The horse carriages had that particular wheel spacing because, had they tried to use any other spacing, the carriage wheels would have been broken on some of the old, long distance roads in Britain; they ran best in the same spacing as the worn wheel ruts. The old rutted roads were built by Imperial Rome, and have been used, maintained and improved ever since.
Roman war chariots formed the initial ruts. Since the chariots were made for, and by, Imperial Rome, they all had the same wheel spacing. The United States Standard Railroad Gauge of 4 feet, 8½ inches is derived from the original specification for an Imperial Roman war chariot, i.e the width of two Roman horses' backsides!

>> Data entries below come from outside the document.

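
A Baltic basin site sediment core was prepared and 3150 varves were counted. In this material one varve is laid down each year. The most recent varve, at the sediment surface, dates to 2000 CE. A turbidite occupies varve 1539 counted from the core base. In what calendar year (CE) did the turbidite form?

389 CE

The turbidite sits at varve 1539 from the core base, so 3150 − 1539 = 1611 varves formed after it.
2000 − 1611 = 389 CE.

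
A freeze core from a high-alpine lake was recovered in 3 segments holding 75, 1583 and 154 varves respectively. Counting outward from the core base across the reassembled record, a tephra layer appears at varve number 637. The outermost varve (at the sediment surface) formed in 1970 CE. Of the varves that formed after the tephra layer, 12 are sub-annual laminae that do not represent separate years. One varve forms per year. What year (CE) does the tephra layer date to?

807 CE

Total varves = 75 + 1583 + 154 = 1812.
The tephra layer sits at varve 637 from the core base, so 1812 − 637 = 1175 varves formed after it.
1175 − 12 false = 1163 true varves after the tephra layer.
Counting back 1163 years from 1970 CE places the tephra layer in 1970 − 1163 = 807 CE.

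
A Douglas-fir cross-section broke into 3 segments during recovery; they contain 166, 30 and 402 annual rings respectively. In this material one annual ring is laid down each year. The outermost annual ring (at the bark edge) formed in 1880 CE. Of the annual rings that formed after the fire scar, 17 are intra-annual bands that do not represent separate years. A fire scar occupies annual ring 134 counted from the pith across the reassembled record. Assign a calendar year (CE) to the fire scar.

1433 CE

Total annual rings = 166 + 30 + 402 = 598.
The fire scar sits at annual ring 134 from the pith, so 598 − 134 = 464 annual rings formed after it.
Removing the 17 false annual rings leaves 464 − 17 = 447 true annual rings beyond the fire scar.
1880 − 447 = 1433 CE.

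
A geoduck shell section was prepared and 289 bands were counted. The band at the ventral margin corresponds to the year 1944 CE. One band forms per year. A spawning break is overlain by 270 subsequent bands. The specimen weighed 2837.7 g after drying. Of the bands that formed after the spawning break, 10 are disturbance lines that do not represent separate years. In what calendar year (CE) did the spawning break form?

1684 CE

There are 270 bands younger than the spawning break.
Removing the 10 false bands leaves 270 − 10 = 260 true bands beyond the spawning break.
1944 − 260 = 1684 CE.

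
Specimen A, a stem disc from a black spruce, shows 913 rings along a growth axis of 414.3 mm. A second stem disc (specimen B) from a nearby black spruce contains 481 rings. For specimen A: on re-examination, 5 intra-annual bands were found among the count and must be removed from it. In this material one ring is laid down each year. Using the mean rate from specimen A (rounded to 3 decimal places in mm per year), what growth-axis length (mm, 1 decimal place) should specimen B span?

Specimen A: adjusted count: 913 − 5 = 908 rings.
A: 414.3 mm over 908 years gives 414.3 / 908 ≈ 0.456 mm per year.
Length of B = 0.456 × 481 = 219.3 mm.

219.3 mm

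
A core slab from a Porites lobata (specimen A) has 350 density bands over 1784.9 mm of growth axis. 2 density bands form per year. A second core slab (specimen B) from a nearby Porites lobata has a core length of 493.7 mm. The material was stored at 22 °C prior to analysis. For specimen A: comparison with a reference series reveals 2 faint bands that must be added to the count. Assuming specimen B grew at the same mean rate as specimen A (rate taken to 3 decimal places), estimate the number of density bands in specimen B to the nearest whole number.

97 density bands

Specimen A: adjusted count: 350 + 2 = 352 density bands.
Specimen A: with 2 density bands per year, 352 / 2 = 176 years.
A: 1784.9 mm over 176 years gives 1784.9 / 176 ≈ 10.141 mm/year.
B spans 493.7 / 10.141 = 48.68 years; at 2 density bands per year that is 48.68 × 2 ≈ 97 density bands.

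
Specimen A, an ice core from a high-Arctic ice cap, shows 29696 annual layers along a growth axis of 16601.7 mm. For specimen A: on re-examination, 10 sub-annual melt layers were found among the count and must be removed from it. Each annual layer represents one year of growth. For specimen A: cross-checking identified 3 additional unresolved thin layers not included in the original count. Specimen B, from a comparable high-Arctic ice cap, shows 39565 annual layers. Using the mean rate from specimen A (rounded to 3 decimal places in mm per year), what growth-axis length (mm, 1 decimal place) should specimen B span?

22116.8 mm

Specimen A: adjusted count: 29696 − 10 + 3 = 29689 annual layers.
A: Extension rate ≈ 16601.7 / 29689 = 0.559 mm/year.
Length of B = 0.559 × 39565 = 22116.8 mm.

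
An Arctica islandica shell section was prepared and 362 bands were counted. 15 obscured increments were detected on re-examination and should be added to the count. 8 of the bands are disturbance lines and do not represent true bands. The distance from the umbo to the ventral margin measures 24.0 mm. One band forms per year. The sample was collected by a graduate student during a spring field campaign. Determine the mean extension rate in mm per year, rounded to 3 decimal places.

Correcting the raw count gives 362 − 8 + 15 = 369 true bands.
Extension rate ≈ 24.0 / 369 = 0.065 mm per year.

0.065 mm per year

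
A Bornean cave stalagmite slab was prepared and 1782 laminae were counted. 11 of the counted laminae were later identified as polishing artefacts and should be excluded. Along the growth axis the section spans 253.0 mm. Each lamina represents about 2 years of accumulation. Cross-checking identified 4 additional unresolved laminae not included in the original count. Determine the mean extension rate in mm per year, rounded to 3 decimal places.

True lamina count = 1782 − 11 + 4 = 1775.
At 2 years per lamina, 1775 × 2 = 3550 years.
Extension rate ≈ 253.0 / 3550 = 0.071 mm per year.

0.071 mm per year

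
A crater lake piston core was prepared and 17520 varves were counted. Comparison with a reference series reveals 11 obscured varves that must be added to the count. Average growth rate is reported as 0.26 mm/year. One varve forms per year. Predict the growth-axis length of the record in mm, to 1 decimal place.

After corrections the count is 17520 + 11 = 17531 varves.
Predicted length = 0.26 mm/year × 17531 years = 4558.1 mm.

4558.1 mm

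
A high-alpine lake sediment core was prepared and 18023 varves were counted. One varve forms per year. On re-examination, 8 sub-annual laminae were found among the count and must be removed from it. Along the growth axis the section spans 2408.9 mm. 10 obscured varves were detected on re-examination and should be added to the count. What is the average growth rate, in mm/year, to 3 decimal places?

0.134 mm/year

Correcting the raw count gives 18023 − 8 + 10 = 18025 true varves.
Mean rate = 2408.9 mm / 18025 years ≈ 0.134 mm/year.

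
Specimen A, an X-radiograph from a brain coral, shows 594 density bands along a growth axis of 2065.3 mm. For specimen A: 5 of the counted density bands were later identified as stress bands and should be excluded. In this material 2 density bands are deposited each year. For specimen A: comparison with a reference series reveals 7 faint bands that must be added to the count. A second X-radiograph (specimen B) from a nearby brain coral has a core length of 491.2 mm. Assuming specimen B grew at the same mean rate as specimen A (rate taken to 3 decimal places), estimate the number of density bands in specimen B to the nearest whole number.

Specimen A: adjusted count: 594 − 5 + 7 = 596 density bands.
Specimen A: 596 density bands at 2 per year is 596 / 2 = 298 years.
A: Mean rate = 2065.3 mm / 298 years ≈ 6.931 mm/yr.
B spans 491.2 / 6.931 = 70.87 years; at 2 density bands per year that is 70.87 × 2 ≈ 142 density bands.

142 density bands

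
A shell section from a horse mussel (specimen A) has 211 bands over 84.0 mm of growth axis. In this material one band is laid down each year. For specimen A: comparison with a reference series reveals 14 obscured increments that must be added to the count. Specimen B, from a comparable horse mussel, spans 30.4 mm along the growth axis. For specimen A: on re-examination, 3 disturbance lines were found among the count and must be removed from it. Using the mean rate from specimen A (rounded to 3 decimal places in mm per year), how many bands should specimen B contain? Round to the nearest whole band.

Specimen A: after corrections the count is 211 − 3 + 14 = 222 bands.
A: 84.0 mm over 222 years gives 84.0 / 222 ≈ 0.378 mm/yr.
B spans 30.4 / 0.378 = 80.42 years ≈ 80 bands.

80 bands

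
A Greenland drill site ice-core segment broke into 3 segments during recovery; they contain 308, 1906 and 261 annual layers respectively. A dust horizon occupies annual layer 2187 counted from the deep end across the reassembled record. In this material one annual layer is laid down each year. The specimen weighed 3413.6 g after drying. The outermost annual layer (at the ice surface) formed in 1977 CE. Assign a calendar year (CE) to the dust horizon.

1689 CE

Total annual layers = 308 + 1906 + 261 = 2475.
The dust horizon sits at annual layer 2187 from the deep end, so 2475 − 2187 = 288 annual layers formed after it.
Counting back 288 years from 1977 CE places the dust horizon in 1977 − 288 = 1689 CE.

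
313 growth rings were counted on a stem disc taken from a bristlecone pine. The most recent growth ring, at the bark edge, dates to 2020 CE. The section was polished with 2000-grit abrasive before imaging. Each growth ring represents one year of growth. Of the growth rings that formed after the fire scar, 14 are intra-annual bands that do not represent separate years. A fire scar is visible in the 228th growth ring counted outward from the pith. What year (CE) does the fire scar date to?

1949 CE

The fire scar sits at growth ring 228 from the pith, so 313 − 228 = 85 growth rings formed after it.
85 − 14 false = 71 true growth rings after the fire scar.
Counting back 71 years from 2020 CE places the fire scar in 2020 − 71 = 1949 CE.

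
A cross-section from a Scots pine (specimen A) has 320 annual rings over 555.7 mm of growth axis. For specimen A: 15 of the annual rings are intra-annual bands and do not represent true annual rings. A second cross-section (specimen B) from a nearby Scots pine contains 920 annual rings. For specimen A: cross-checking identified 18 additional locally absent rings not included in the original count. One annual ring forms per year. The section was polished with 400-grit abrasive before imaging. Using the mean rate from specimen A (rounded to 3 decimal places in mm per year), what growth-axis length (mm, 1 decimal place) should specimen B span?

1582.4 mm

Specimen A: correcting the raw count gives 320 − 15 + 18 = 323 true annual rings.
A: Mean rate = 555.7 mm / 323 years ≈ 1.720 mm per year.
Length of B = 1.720 × 920 = 1582.4 mm.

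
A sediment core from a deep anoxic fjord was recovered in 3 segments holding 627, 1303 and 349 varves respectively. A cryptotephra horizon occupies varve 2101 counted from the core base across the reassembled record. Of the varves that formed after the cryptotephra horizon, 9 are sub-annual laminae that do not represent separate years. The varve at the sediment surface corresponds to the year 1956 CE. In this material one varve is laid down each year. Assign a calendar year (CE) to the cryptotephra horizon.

1787 CE

Total varves = 627 + 1303 + 349 = 2279.
Between varve 2101 and the sediment surface there are 2279 − 2101 = 178 varves.
Excluding 9 false varves: 178 − 9 = 169.
1956 − 169 = 1787 CE.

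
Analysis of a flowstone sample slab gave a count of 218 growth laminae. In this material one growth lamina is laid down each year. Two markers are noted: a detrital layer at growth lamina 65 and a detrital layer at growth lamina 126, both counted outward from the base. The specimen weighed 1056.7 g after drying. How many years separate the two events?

The two markers are separated by 126 − 65 = 61 growth laminae.
That is 61 years at one growth lamina per year.

61 years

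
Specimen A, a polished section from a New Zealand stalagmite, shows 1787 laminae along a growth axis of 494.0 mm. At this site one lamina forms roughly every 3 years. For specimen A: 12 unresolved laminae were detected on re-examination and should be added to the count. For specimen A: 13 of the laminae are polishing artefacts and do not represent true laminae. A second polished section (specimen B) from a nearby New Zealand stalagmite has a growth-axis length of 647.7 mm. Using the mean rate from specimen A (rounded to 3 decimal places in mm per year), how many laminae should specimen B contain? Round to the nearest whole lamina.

2347 laminae

Specimen A: true lamina count = 1787 − 13 + 12 = 1786.
Specimen A: at 3 years per lamina, 1786 × 3 = 5358 years.
A: 494.0 mm over 5358 years gives 494.0 / 5358 ≈ 0.092 mm/yr.
B spans 647.7 / 0.092 = 7040.22 years; at 3 years per lamina that is 7040.22 / 3 ≈ 2347 laminae.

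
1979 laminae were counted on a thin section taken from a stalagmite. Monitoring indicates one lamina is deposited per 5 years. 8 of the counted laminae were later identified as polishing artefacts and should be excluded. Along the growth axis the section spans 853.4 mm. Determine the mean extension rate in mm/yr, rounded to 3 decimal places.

0.087 mm/yr

Correcting the raw count gives 1979 − 8 = 1971 true laminae.
Multiplying by 5 years per lamina: 1971 × 5 = 9855 years.
853.4 mm over 9855 years gives 853.4 / 9855 ≈ 0.087 mm/yr.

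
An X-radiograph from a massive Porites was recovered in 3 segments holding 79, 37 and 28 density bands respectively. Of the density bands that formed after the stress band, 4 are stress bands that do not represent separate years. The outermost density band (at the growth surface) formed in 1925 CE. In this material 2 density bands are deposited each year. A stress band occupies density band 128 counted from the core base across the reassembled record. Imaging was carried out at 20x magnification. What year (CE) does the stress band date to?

1919 CE

Total density bands = 79 + 37 + 28 = 144.
144 − 128 = 16 density bands lie beyond the stress band toward the growth surface.
16 − 4 false = 12 true density bands after the stress band.
12 density bands at 2 per year is 12 / 2 = 6 years.
The density band at the growth surface is 1925 CE, so the stress band dates to 1925 − 6 = 1919 CE.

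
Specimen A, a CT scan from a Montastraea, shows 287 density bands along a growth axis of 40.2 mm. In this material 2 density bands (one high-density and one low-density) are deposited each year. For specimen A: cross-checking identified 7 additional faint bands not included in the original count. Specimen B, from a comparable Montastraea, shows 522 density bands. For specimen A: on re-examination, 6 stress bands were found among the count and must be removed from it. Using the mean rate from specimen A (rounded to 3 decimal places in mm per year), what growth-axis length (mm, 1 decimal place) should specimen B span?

72.8 mm

Specimen A: correcting the raw count gives 287 − 6 + 7 = 288 true density bands.
Specimen A: 288 density bands at 2 per year is 288 / 2 = 144 years.
A: Mean rate = 40.2 mm / 144 years ≈ 0.279 mm/year.
Specimen B: with 2 density bands per year, 522 / 2 = 261 years. Length of B = 0.279 × 261 = 72.8 mm.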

To update the story relating railroad gauges and horses' behinds; when the Space Shuttle sits on its launch pad, there are two large booster rockets attached to the sides of the main tank. These are solid rocket boosters, (or SRBs). A sub-contracting company makes the SRB units at their factory in Utah. The engineers who designed the SRBs might have preferred manufacturing them to a different size, but the SRBs had to be shipped by rail from the factory to the launch site. The railroad line from the factory runs through a tunnel in the mountains. The SRBs had to fit through that tunnel. The tunnel is slightly wider than the railroad track, and the railroad track is about as wide as two horses' behinds.
So, a major design feature of what is probably the world's greatest transport machine was influenced more than two thousand years ago by the width of a horse's behind!